Handmade is all the rage, as the “Etsy Effect” fuels an entirely new consumer niche. Etsy, a website that helps small businesses sell handcrafted products, made its debut seven years ago, and the demand for the website’s artisanal crafts is showing no sign of abating. According to a 2012 article appearing in the Frederick News-Post, penned by reporter Courtney Pomeroy, sales on the popular site have now exceeded a half-billion dollars. The website’s vendors sell everything from handmade soaps, crafted by small businesses, like the School of Wash, to houseplants and hand-blown glass. Etsy entrepreneurs bring custom-made products to clientele across the nation.
The company’s mission is to shape the global marketplace, by creating “living local economies.” It’s essentially a buy-locally, think-globally social movement, and based on Etsy’s dramatic growth, the company is ideally situated to bringing that vision to fruition.

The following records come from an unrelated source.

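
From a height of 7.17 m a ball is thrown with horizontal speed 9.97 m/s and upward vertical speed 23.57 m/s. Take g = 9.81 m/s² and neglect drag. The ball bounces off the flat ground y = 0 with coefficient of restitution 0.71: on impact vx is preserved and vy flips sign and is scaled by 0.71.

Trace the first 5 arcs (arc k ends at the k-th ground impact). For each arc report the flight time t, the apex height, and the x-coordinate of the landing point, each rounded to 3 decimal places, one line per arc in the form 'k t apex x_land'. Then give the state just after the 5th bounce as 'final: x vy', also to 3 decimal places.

Arc 1: start y=7.170, vy=23.570 → t=5.092, apex=35.485, x_land=50.771, impact vy=-26.386
  bounce: vy ← 0.71·26.386 = 18.734
Arc 2: start y=0.000, vy=18.734 → t=3.819, apex=17.888, x_land=88.850, impact vy=-18.734
  bounce: vy ← 0.71·18.734 = 13.301
Arc 3: start y=0.000, vy=13.301 → t=2.712, apex=9.017, x_land=115.886, impact vy=-13.301
  bounce: vy ← 0.71·13.301 = 9.444
Arc 4: start y=0.000, vy=9.444 → t=1.925, apex=4.546, x_land=135.082, impact vy=-9.444
  bounce: vy ← 0.71·9.444 = 6.705
Arc 5: start y=0.000, vy=6.705 → t=1.367, apex=2.291, x_land=148.711, impact vy=-6.705
  bounce: vy ← 0.71·6.705 = 4.761

1 5.092 35.485 50.771
2 3.819 17.888 88.850
3 2.712 9.017 115.886
4 1.925 4.546 135.082
5 1.367 2.291 148.711
final: 148.711 4.761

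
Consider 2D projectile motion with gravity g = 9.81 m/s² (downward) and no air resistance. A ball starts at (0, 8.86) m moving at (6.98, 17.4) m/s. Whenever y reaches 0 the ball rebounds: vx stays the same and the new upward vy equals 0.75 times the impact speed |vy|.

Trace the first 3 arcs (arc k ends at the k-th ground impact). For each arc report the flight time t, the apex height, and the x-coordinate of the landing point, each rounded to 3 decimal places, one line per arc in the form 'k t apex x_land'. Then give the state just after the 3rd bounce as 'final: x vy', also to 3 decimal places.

Arc 1: start y=8.860, vy=17.400 → t=3.999, apex=24.291, x_land=27.914, impact vy=-21.831
  bounce: vy ← 0.75·21.831 = 16.373
Arc 2: start y=0.000, vy=16.373 → t=3.338, apex=13.664, x_land=51.213, impact vy=-16.373
  bounce: vy ← 0.75·16.373 = 12.280
Arc 3: start y=0.000, vy=12.280 → t=2.504, apex=7.686, x_land=68.688, impact vy=-12.280
  bounce: vy ← 0.75·12.280 = 9.210

1 3.999 24.291 27.914
2 3.338 13.664 51.213
3 2.504 7.686 68.688
final: 68.688 9.210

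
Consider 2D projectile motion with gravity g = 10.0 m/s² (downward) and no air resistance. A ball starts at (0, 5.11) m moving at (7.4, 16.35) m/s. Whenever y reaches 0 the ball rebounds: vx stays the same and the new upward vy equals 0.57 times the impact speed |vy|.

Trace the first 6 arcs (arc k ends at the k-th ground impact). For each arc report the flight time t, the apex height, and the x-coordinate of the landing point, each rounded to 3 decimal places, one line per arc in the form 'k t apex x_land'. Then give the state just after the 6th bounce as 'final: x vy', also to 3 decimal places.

1 3.557 18.476 26.324
2 2.191 6.003 42.540
3 1.249 1.950 51.784
4 0.712 0.634 57.053
5 0.406 0.206 60.056
6 0.231 0.067 61.768
final: 61.768 0.659

Arc 1: start y=5.110, vy=16.350 → t=3.557, apex=18.476, x_land=26.324, impact vy=-19.223
  bounce: vy ← 0.57·19.223 = 10.957
Arc 2: start y=0.000, vy=10.957 → t=2.191, apex=6.003, x_land=42.540, impact vy=-10.957
  bounce: vy ← 0.57·10.957 = 6.246
Arc 3: start y=0.000, vy=6.246 → t=1.249, apex=1.950, x_land=51.784, impact vy=-6.246
  bounce: vy ← 0.57·6.246 = 3.560
Arc 4: start y=0.000, vy=3.560 → t=0.712, apex=0.634, x_land=57.053, impact vy=-3.560
  bounce: vy ← 0.57·3.560 = 2.029
Arc 5: start y=0.000, vy=2.029 → t=0.406, apex=0.206, x_land=60.056, impact vy=-2.029
  bounce: vy ← 0.57·2.029 = 1.157
Arc 6: start y=0.000, vy=1.157 → t=0.231, apex=0.067, x_land=61.768, impact vy=-1.157
  bounce: vy ← 0.57·1.157 = 0.659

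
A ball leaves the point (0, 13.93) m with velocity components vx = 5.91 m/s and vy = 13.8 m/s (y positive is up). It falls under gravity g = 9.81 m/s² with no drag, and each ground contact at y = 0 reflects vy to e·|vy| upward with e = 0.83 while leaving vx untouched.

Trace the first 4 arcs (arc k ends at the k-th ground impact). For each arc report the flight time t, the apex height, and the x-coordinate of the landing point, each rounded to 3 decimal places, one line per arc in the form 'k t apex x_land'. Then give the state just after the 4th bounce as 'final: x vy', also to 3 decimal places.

1 3.602 23.636 21.287
2 3.644 16.283 42.823
3 3.025 11.217 60.698
4 2.510 7.728 75.535
final: 75.535 10.220

Arc 1: start y=13.930, vy=13.800 → t=3.602, apex=23.636, x_land=21.287, impact vy=-21.535
  bounce: vy ← 0.83·21.535 = 17.874
Arc 2: start y=0.000, vy=17.874 → t=3.644, apex=16.283, x_land=42.823, impact vy=-17.874
  bounce: vy ← 0.83·17.874 = 14.835
Arc 3: start y=0.000, vy=14.835 → t=3.025, apex=11.217, x_land=60.698, impact vy=-14.835
  bounce: vy ← 0.83·14.835 = 12.313
Arc 4: start y=0.000, vy=12.313 → t=2.510, apex=7.728, x_land=75.535, impact vy=-12.313
  bounce: vy ← 0.83·12.313 = 10.220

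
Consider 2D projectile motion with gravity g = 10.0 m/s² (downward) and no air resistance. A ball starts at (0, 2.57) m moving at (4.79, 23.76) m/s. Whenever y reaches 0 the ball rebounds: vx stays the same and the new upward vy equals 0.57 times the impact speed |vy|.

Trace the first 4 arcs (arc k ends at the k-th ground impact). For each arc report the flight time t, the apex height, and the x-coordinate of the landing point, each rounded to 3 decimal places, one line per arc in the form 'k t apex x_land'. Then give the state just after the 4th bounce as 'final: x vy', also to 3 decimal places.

Arc 1: start y=2.570, vy=23.760 → t=4.858, apex=30.797, x_land=23.269, impact vy=-24.818
  bounce: vy ← 0.57·24.818 = 14.146
Arc 2: start y=0.000, vy=14.146 → t=2.829, apex=10.006, x_land=36.821, impact vy=-14.146
  bounce: vy ← 0.57·14.146 = 8.063
Arc 3: start y=0.000, vy=8.063 → t=1.613, apex=3.251, x_land=44.546, impact vy=-8.063
  bounce: vy ← 0.57·8.063 = 4.596
Arc 4: start y=0.000, vy=4.596 → t=0.919, apex=1.056, x_land=48.949, impact vy=-4.596
  bounce: vy ← 0.57·4.596 = 2.620

1 4.858 30.797 23.269
2 2.829 10.006 36.821
3 1.613 3.251 44.546
4 0.919 1.056 48.949
final: 48.949 2.620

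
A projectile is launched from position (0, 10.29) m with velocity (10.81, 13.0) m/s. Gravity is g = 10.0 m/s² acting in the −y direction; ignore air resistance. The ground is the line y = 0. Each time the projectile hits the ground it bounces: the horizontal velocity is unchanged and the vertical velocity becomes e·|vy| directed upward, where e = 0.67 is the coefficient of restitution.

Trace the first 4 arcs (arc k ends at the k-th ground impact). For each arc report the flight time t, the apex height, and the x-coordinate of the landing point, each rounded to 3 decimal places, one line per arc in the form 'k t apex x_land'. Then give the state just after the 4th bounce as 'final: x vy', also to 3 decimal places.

1 3.236 18.740 34.981
2 2.594 8.412 63.024
3 1.738 3.776 81.813
4 1.165 1.695 94.402
final: 94.402 3.901

Arc 1: start y=10.290, vy=13.000 → t=3.236, apex=18.740, x_land=34.981, impact vy=-19.360
  bounce: vy ← 0.67·19.360 = 12.971
Arc 2: start y=0.000, vy=12.971 → t=2.594, apex=8.412, x_land=63.024, impact vy=-12.971
  bounce: vy ← 0.67·12.971 = 8.691
Arc 3: start y=0.000, vy=8.691 → t=1.738, apex=3.776, x_land=81.813, impact vy=-8.691
  bounce: vy ← 0.67·8.691 = 5.823
Arc 4: start y=0.000, vy=5.823 → t=1.165, apex=1.695, x_land=94.402, impact vy=-5.823
  bounce: vy ← 0.67·5.823 = 3.901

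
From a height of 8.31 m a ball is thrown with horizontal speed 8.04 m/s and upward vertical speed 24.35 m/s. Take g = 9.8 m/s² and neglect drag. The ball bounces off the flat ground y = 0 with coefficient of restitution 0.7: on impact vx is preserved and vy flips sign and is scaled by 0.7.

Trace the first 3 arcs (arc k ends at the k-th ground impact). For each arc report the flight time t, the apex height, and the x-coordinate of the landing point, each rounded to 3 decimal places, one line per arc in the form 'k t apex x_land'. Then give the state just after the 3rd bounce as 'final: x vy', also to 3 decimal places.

1 5.290 38.561 42.531
2 3.927 18.895 74.108
3 2.749 9.259 96.211
final: 96.211 9.430

Arc 1: start y=8.310, vy=24.350 → t=5.290, apex=38.561, x_land=42.531, impact vy=-27.492
  bounce: vy ← 0.7·27.492 = 19.244
Arc 2: start y=0.000, vy=19.244 → t=3.927, apex=18.895, x_land=74.108, impact vy=-19.244
  bounce: vy ← 0.7·19.244 = 13.471
Arc 3: start y=0.000, vy=13.471 → t=2.749, apex=9.259, x_land=96.211, impact vy=-13.471
  bounce: vy ← 0.7·13.471 = 9.430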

According to the news article, the Etsy Effect has generated such a dramatic demand for personalized, handcrafted products that some entrepreneurs have expanded their business to serve a national clientele. That’s really no surprise, as handcrafted goods have been in demand since the beginning of human commerce. The Buy Local Movement promotes a simple, but powerful idea: Keeping money in the hands of local small business owners prospers communities, many of which have struggled in an economy dominated by large corporations.
Small business owners reap several benefits from the Etsy effect, and organic business growth is at the top of the list. In stark contrast to a standard startup approach that generally requires establishing a line of credit, and investing in a storefront, Etsy entrepreneurs expand their businesses using low-cost social media portals. By growing in a more organic fashion, Etsy entrepreneurs bootstrap a business, and at the same time, do not waste precious startup capital on unproven marketing strategies. A new product can be tested with a few customers, lowering risk for the entrepreneur.
Etsy users often launch a business as a natural outgrowth of a hobby. Not only does that keep overhead low, it also eases cash-flow headaches. Many using the Etsy website to sell goods have the advantage of testing the market, and tweaking a product until it hits the mark.
With the Nation’s Baby Boomers beginning to retire by the millions, the opportunity to work at home part-time will likely prove to be a critical supplement to retirement income. Few Baby Boomers can expect to subsist solely on Social Security. Yet, many have valuable life experience that can be readily applied to something enjoyable, like crafting handmade goods. It’s no surprise websites like www.Etsy.com are growing organically and rapidly, as the culture swings on the pendulum away from the idolization of mass production, which has shaped the American mindset for decades.